En dicha oportunidad, soltó la siguiente declaración: “Señores, soy ‘La Mente’, del robo del siglo. Aquí estoy y aquí me quedo, porque tengo un hijo nacido en Brasil, y la ley prohíbe la extradición en un caso así”.

Desde ese momento fijo su residencia legal en esa ciudad. Ocurre que se había unido a una bailarina y modelo brasileña, con la cual gestó a Michael, la garantía de su libertad.

Exilio tropical

Raimunda y Michael en 2002 cuando Ronald Biggs ya se haba entregado a la polica birtnica despus de ms de 30 aos prfugo Foto AFP
Raimunda y Michael, en 2002, cuando Ronald Biggs ya se había entregado a la policía birtánica después de más de 30 años prófugo. (Foto: AFP)

En su ciudad de adopción, junto al pequeño Michael, su existencia obtuvo el sosiego deseado y también la retribución a sus hazañas con el enorme afecto que le brindaba el pueblo carioca.

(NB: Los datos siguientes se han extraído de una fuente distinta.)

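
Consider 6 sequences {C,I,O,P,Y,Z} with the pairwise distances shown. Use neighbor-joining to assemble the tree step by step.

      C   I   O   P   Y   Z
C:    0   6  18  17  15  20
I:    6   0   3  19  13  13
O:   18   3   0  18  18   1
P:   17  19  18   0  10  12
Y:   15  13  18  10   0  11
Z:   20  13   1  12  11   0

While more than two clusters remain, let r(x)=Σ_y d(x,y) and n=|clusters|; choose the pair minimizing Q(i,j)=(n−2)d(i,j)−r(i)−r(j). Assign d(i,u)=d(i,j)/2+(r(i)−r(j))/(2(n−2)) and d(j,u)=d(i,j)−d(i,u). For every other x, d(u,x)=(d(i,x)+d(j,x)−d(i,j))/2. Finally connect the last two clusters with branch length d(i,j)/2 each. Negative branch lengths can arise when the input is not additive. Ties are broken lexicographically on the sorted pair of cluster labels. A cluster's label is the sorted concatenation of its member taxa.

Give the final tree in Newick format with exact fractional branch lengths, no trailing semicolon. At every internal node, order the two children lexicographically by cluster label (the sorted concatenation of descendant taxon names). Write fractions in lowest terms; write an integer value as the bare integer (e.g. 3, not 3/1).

((((C:29/6,I:7/6):35/8,(O:5/8,Z:3/8):45/8):29/8,P:49/8):31/16,Y:31/16)

step 1: merge (O,Z) at d=1, Q=-111; branch lengths O→5/8, Z→3/8; new cluster OZ
  updated: d(C,OZ)=37/2, d(I,OZ)=15/2, d(OZ,P)=29/2, d(OZ,Y)=14
step 2: merge (C,I) at d=6, Q=-84; branch lengths C→29/6, I→7/6; new cluster CI
  updated: d(CI,OZ)=10, d(CI,P)=15, d(CI,Y)=11
step 3: merge (CI,OZ) at d=10, Q=-109/2; branch lengths CI→35/8, OZ→45/8; new cluster CIOZ
  updated: d(CIOZ,P)=39/4, d(CIOZ,Y)=15/2
step 4: merge (CIOZ,P) at d=39/4, Q=-109/4; branch lengths CIOZ→29/8, P→49/8; new cluster CIOPZ
  updated: d(CIOPZ,Y)=31/8
step 5: merge (CIOPZ,Y) at d=31/8; branch lengths CIOPZ→31/16, Y→31/16; new cluster CIOPYZ
final tree: ((((C:29/6,I:7/6):35/8,(O:5/8,Z:3/8):45/8):29/8,P:49/8):31/16,Y:31/16)
total length: 245/8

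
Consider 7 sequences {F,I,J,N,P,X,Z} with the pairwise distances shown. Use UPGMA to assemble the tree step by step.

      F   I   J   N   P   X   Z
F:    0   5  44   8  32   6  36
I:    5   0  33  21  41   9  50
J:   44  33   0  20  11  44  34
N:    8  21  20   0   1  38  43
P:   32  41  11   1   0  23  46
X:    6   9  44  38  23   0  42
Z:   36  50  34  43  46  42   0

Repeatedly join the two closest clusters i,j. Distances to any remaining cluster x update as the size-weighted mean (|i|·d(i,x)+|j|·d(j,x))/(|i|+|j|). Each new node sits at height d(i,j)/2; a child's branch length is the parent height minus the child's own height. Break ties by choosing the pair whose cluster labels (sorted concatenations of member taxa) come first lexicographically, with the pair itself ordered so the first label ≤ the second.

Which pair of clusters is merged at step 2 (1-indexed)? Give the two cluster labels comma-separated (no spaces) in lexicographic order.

F,I

step 1: merge (N,P) at d=1; branch lengths N→1/2, P→1/2; new cluster NP
  updated: d(F,NP)=20, d(I,NP)=31, d(J,NP)=31/2, d(NP,X)=61/2, d(NP,Z)=89/2
step 2: merge (F,I) at d=5; branch lengths F→5/2, I→5/2; new cluster FI
  updated: d(FI,J)=77/2, d(FI,NP)=51/2, d(FI,X)=15/2, d(FI,Z)=43
step 3: merge (FI,X) at d=15/2; branch lengths FI→5/4, X→15/4; new cluster FIX
  updated: d(FIX,J)=121/3, d(FIX,NP)=163/6, d(FIX,Z)=128/3
step 4: merge (J,NP) at d=31/2; branch lengths J→31/4, NP→29/4; new cluster JNP
  updated: d(FIX,JNP)=284/9, d(JNP,Z)=41
step 5: merge (FIX,JNP) at d=284/9; branch lengths FIX→433/36, JNP→289/36; new cluster FIJNPX
  updated: d(FIJNPX,Z)=251/6
step 6: merge (FIJNPX,Z) at d=251/6; branch lengths FIJNPX→185/36, Z→251/12; new cluster FIJNPXZ
final tree: ((((F:5/2,I:5/2):5/4,X:15/4):433/36,(J:31/4,(N:1/2,P:1/2):29/4):289/36):185/36,Z:251/12)
total length: 649/9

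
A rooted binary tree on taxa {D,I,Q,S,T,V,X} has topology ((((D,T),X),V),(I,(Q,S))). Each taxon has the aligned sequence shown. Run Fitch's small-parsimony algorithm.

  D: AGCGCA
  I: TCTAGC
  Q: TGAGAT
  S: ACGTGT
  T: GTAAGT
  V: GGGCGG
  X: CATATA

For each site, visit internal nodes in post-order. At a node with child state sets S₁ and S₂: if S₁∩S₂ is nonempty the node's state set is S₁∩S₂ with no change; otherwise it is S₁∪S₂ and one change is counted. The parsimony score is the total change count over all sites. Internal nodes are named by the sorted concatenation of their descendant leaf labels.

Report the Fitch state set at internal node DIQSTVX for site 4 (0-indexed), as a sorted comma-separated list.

site 0, node DT: D={A} ∪ T={G} → {A,G} (+1)
site 0, node DTX: DT={A,G} ∪ X={C} → {A,C,G} (+1)
site 0, node DTVX: DTX={A,C,G} ∩ V={G} → {G} (+0)
site 0, node QS: Q={T} ∪ S={A} → {A,T} (+1)
site 0, node IQS: I={T} ∩ QS={A,T} → {T} (+0)
site 0, node DIQSTVX: DTVX={G} ∪ IQS={T} → {G,T} (+1)
site 1, node DT: D={G} ∪ T={T} → {G,T} (+1)
site 1, node DTX: DT={G,T} ∪ X={A} → {A,G,T} (+1)
site 1, node DTVX: DTX={A,G,T} ∩ V={G} → {G} (+0)
site 1, node QS: Q={G} ∪ S={C} → {C,G} (+1)
site 1, node IQS: I={C} ∩ QS={C,G} → {C} (+0)
site 1, node DIQSTVX: DTVX={G} ∪ IQS={C} → {C,G} (+1)
site 2, node DT: D={C} ∪ T={A} → {A,C} (+1)
site 2, node DTX: DT={A,C} ∪ X={T} → {A,C,T} (+1)
site 2, node DTVX: DTX={A,C,T} ∪ V={G} → {A,C,G,T} (+1)
site 2, node QS: Q={A} ∪ S={G} → {A,G} (+1)
site 2, node IQS: I={T} ∪ QS={A,G} → {A,G,T} (+1)
site 2, node DIQSTVX: DTVX={A,C,G,T} ∩ IQS={A,G,T} → {A,G,T} (+0)
site 3, node DT: D={G} ∪ T={A} → {A,G} (+1)
site 3, node DTX: DT={A,G} ∩ X={A} → {A} (+0)
site 3, node DTVX: DTX={A} ∪ V={C} → {A,C} (+1)
site 3, node QS: Q={G} ∪ S={T} → {G,T} (+1)
site 3, node IQS: I={A} ∪ QS={G,T} → {A,G,T} (+1)
site 3, node DIQSTVX: DTVX={A,C} ∩ IQS={A,G,T} → {A} (+0)
site 4, node DT: D={C} ∪ T={G} → {C,G} (+1)
site 4, node DTX: DT={C,G} ∪ X={T} → {C,G,T} (+1)
site 4, node DTVX: DTX={C,G,T} ∩ V={G} → {G} (+0)
site 4, node QS: Q={A} ∪ S={G} → {A,G} (+1)
site 4, node IQS: I={G} ∩ QS={A,G} → {G} (+0)
site 4, node DIQSTVX: DTVX={G} ∩ IQS={G} → {G} (+0)
site 5, node DT: D={A} ∪ T={T} → {A,T} (+1)
site 5, node DTX: DT={A,T} ∩ X={A} → {A} (+0)
site 5, node DTVX: DTX={A} ∪ V={G} → {A,G} (+1)
site 5, node QS: Q={T} ∩ S={T} → {T} (+0)
site 5, node IQS: I={C} ∪ QS={T} → {C,T} (+1)
site 5, node DIQSTVX: DTVX={A,G} ∪ IQS={C,T} → {A,C,G,T} (+1)
per-site changes: [4, 4, 5, 4, 3, 4]; total = 24

G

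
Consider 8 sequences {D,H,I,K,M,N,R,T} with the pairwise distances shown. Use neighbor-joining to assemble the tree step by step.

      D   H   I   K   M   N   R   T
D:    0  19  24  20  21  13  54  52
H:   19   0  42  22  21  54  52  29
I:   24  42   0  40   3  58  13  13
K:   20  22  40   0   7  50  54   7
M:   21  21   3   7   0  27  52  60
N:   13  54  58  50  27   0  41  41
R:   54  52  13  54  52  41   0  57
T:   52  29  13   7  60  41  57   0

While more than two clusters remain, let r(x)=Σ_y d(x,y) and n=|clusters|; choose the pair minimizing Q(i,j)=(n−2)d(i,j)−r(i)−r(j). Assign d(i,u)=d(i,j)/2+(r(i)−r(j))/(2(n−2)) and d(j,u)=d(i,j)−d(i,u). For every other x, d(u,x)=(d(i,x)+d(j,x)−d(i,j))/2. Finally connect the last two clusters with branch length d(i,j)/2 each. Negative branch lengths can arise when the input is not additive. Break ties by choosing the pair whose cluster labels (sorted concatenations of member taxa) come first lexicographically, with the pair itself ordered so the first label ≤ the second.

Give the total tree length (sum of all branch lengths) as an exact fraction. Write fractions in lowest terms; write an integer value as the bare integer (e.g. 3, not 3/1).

1555/16

1. join I+R (d=13, Q=-438) ⇒ IR; edges |I|=-13/3, |R|=52/3
  updated: d(D,IR)=65/2, d(H,IR)=81/2, d(IR,K)=81/2, d(IR,M)=21, d(IR,N)=43, d(IR,T)=57/2
2. join K+T (d=7, Q=-329) ⇒ KT; edges |K|=-18/5, |T|=53/5
  updated: d(D,KT)=65/2, d(H,KT)=22, d(IR,KT)=31, d(KT,M)=30, d(KT,N)=42
3. join D+N (d=13, Q=-245) ⇒ DN; edges |D|=-9/8, |N|=113/8
  updated: d(DN,H)=30, d(DN,IR)=125/4, d(DN,KT)=123/4, d(DN,M)=35/2
4. join H+KT (d=22, Q=-645/4) ⇒ HKT; edges |H|=263/24, |KT|=265/24
  updated: d(DN,HKT)=155/8, d(HKT,IR)=99/4, d(HKT,M)=29/2
5. join DN+HKT (d=155/8, Q=-88) ⇒ DHKNT; edges |DN|=193/16, |HKT|=117/16
  updated: d(DHKNT,IR)=293/16, d(DHKNT,M)=101/16
6. join DHKNT+IR (d=293/16, Q=-365/8) ⇒ DHIKNRT; edges |DHKNT|=29/16, |IR|=33/2
  updated: d(DHIKNRT,M)=9/2
7. join DHIKNRT+M (d=9/2) ⇒ DHIKMNRT; edges |DHIKNRT|=9/4, |M|=9/4
final tree: ((((D:-9/8,N:113/8):193/16,(H:263/24,(K:-18/5,T:53/5):265/24):117/16):29/16,(I:-13/3,R:52/3):33/2):9/4,M:9/4)
total length: 1555/16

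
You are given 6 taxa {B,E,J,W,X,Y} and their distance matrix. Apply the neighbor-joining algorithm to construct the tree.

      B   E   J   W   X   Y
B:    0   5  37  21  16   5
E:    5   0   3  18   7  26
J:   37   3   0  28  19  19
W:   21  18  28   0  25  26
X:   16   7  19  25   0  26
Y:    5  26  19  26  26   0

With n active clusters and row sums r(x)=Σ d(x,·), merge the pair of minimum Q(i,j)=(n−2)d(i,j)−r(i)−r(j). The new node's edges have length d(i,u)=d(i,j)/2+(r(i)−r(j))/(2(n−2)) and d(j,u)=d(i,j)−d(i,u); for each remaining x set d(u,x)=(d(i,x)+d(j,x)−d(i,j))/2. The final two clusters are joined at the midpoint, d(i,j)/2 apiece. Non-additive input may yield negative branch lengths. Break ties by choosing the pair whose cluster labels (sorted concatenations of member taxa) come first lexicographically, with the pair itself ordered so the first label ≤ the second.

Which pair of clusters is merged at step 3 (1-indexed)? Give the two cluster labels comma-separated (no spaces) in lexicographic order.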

De tanto en tanto volvía a las planas periodísticas a través de entrevistas periodísticas, o cuando –por ejemplo– participó como cantante en el álbum de los Sex Pistols, “The Great Rock ‘n’ Roll Swindle”, grabado en 1978, donde entona el tema “No One Is Innocent” (“Nadie es inocente”), que se convirtió en un clásico del rock.

Pero, en 1981, el reposo de este guerrero del delito se vio súbitamente sacudido cuando un grupo de mercenarios británicos –que simulaba integrar un equipo de filmación– lo secuestró, llevándolo a Barbados, que mantenía vigente un tratado de extradición con Gran Bretaña.

Pero el clamor de los cariocas, no dispuestos a ser privados de su mito predilecto, junto a la batalla diplomática encarada por la cancillería de su país adoptivo, hizo fracasar la maniobra. Biggs fue devuelto a Río de Janeiro en medio de un recibimiento apoteótico. Las telefotos del momento, en las que “La Mente” se reencontraba con Michael, recorrieron las primeras planas de la prensa mundial, emocionando a lectores de diferentes latitudes.

En 1985, en medio de una gran festividad popular, Biggs celebró los 20 años de su fuga. Junto él, además de todos sus hijos, estaba su primera mujer, la madre de Michael y también Ulla, su pareja de entonces.

Ese día, Biggs alzó su copa en honor a sus 15 compañeros, pero también para brindar por un hecho singular: a veces, muy por encima del infortunio y la muerte, contadas aventuras, como en las malas películas, terminan con un final feliz.

Lo cierto es que la suya no tuvo semejante beneficio del destino.

Biggs regresó voluntariamente a su país en 2001, y fue arrestado de inmediato. Pasó muchos años tras las rejas, siéndole denegados una y otra vez sus pedidos de excarcelación. En tanto, su salud empeoraba a pasos agigantados. Recién en 2009 se anunció que sería liberado por “motivos humanitarios. Eso sucedió el 7 de agosto de aquel año; o sea, al filo del cuatrigésimo sexto aniversario del robo que marcó a fuego la historia mundial del delito.

Ronald Biggs murió el 18 de diciembre de 2013, a los 84 años de edad, fulminado por una apoplejía. Nadie es inocente.